Slide View : 15-462/662 Fall 2020

Previous | Next --- Slide 26 of 32

Arthas007 5 years ago

I am still confused about the sign before tau, sometimes it is negative and sometimes it is positive, how do we decide that?

keenan 5 years ago

@Arthas007 The gradient is the direction along which the function will increase quickest. So if you want to minimize the function, use a minus; if you want to maximize the function, use a plus.

hubbahubba 5 years ago

Because of numerical imprecision, aren't we technically not necessarily going in the steepest descent direction? Are there cases where that would lead to failure? Also, is there an equivalent to GD for discrete problems?

keenan 5 years ago

@hubbahubba For most reasonable (i.e., well-conditioned) problems, floating point error will not result in significant change in the gradient direction. If your problem is this poorly conditioned, you're gonna have other problems anyway...

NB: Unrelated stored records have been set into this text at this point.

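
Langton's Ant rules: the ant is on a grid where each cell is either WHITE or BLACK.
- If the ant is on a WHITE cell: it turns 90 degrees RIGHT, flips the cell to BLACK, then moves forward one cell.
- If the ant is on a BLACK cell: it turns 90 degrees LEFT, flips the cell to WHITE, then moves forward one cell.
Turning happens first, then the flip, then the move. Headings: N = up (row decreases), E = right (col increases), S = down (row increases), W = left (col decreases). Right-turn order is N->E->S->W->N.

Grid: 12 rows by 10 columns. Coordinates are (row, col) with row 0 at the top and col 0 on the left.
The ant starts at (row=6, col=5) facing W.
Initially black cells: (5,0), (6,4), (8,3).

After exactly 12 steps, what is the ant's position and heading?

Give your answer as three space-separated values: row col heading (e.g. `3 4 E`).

Step 1: on WHITE (6,5): turn R to N, flip to black, move to (5,5). |black|=4
Step 2: on WHITE (5,5): turn R to E, flip to black, move to (5,6). |black|=5
Step 3: on WHITE (5,6): turn R to S, flip to black, move to (6,6). |black|=6
Step 4: on WHITE (6,6): turn R to W, flip to black, move to (6,5). |black|=7
Step 5: on BLACK (6,5): turn L to S, flip to white, move to (7,5). |black|=6
Step 6: on WHITE (7,5): turn R to W, flip to black, move to (7,4). |black|=7
Step 7: on WHITE (7,4): turn R to N, flip to black, move to (6,4). |black|=8
Step 8: on BLACK (6,4): turn L to W, flip to white, move to (6,3). |black|=7
Step 9: on WHITE (6,3): turn R to N, flip to black, move to (5,3). |black|=8
Step 10: on WHITE (5,3): turn R to E, flip to black, move to (5,4). |black|=9
Step 11: on WHITE (5,4): turn R to S, flip to black, move to (6,4). |black|=10
Step 12: on WHITE (6,4): turn R to W, flip to black, move to (6,3). |black|=11

Answer: 6 3 W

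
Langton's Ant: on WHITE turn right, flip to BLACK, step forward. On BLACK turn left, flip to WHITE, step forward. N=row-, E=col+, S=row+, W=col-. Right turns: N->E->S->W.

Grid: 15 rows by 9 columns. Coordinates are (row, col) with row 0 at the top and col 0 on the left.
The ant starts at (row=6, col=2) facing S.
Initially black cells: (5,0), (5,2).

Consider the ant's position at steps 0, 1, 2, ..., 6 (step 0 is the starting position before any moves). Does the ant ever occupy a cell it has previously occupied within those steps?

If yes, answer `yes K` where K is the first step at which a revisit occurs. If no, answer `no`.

Step 1: on WHITE (6,2): turn R to W, flip to black, move to (6,1). |black|=3 — new cell
Step 2: on WHITE (6,1): turn R to N, flip to black, move to (5,1). |black|=4 — new cell
Step 3: on WHITE (5,1): turn R to E, flip to black, move to (5,2). |black|=5 — new cell
Step 4: on BLACK (5,2): turn L to N, flip to white, move to (4,2). |black|=4 — new cell
Step 5: on WHITE (4,2): turn R to E, flip to black, move to (4,3). |black|=5 — new cell
Step 6: on WHITE (4,3): turn R to S, flip to black, move to (5,3). |black|=6 — new cell
No revisit within 6 steps.

Answer: no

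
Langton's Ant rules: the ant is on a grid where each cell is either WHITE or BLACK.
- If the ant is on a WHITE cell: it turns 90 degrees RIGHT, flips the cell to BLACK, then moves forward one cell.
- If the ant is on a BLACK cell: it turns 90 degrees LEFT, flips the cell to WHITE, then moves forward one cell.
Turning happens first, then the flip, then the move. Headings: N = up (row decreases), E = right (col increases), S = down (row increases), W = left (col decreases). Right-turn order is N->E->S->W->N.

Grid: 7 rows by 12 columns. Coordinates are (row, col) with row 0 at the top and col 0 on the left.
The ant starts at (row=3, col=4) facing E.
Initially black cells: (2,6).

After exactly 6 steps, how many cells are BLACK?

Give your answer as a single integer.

Step 1: on WHITE (3,4): turn R to S, flip to black, move to (4,4). |black|=2
Step 2: on WHITE (4,4): turn R to W, flip to black, move to (4,3). |black|=3
Step 3: on WHITE (4,3): turn R to N, flip to black, move to (3,3). |black|=4
Step 4: on WHITE (3,3): turn R to E, flip to black, move to (3,4). |black|=5
Step 5: on BLACK (3,4): turn L to N, flip to white, move to (2,4). |black|=4
Step 6: on WHITE (2,4): turn R to E, flip to black, move to (2,5). |black|=5

Answer: 5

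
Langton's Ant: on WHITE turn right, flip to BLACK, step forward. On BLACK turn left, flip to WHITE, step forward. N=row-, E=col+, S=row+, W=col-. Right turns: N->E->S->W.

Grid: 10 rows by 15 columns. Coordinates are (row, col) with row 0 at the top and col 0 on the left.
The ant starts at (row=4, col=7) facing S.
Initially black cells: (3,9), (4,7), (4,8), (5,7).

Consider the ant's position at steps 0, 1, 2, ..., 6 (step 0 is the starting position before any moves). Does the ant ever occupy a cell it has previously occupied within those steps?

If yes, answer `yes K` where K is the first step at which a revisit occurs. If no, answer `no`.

Step 1: on BLACK (4,7): turn L to E, flip to white, move to (4,8). |black|=3 — new cell
Step 2: on BLACK (4,8): turn L to N, flip to white, move to (3,8). |black|=2 — new cell
Step 3: on WHITE (3,8): turn R to E, flip to black, move to (3,9). |black|=3 — new cell
Step 4: on BLACK (3,9): turn L to N, flip to white, move to (2,9). |black|=2 — new cell
Step 5: on WHITE (2,9): turn R to E, flip to black, move to (2,10). |black|=3 — new cell
Step 6: on WHITE (2,10): turn R to S, flip to black, move to (3,10). |black|=4 — new cell
No revisit within 6 steps.

Answer: no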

It's also important to realize that any direction $u$ that has a positive inner product with the gradient $\nabla f$ will be a "descent direction," i.e., if $\langle u, \nabla f \rangle > 0$, then moving in the direction $u$ will still decrease the function (consider a low-order Taylor series around the current point...). Hence, small floating point errors will not cause any trouble.

Most importantly, there are plenty of methods that intentionally pick a different descent direction (other than the gradient) in order to make more rapid progress. There is nothing holy about the gradient. (In fact, the gradient itself doesn't have one canonical definition: it depends on the choice of inner product...)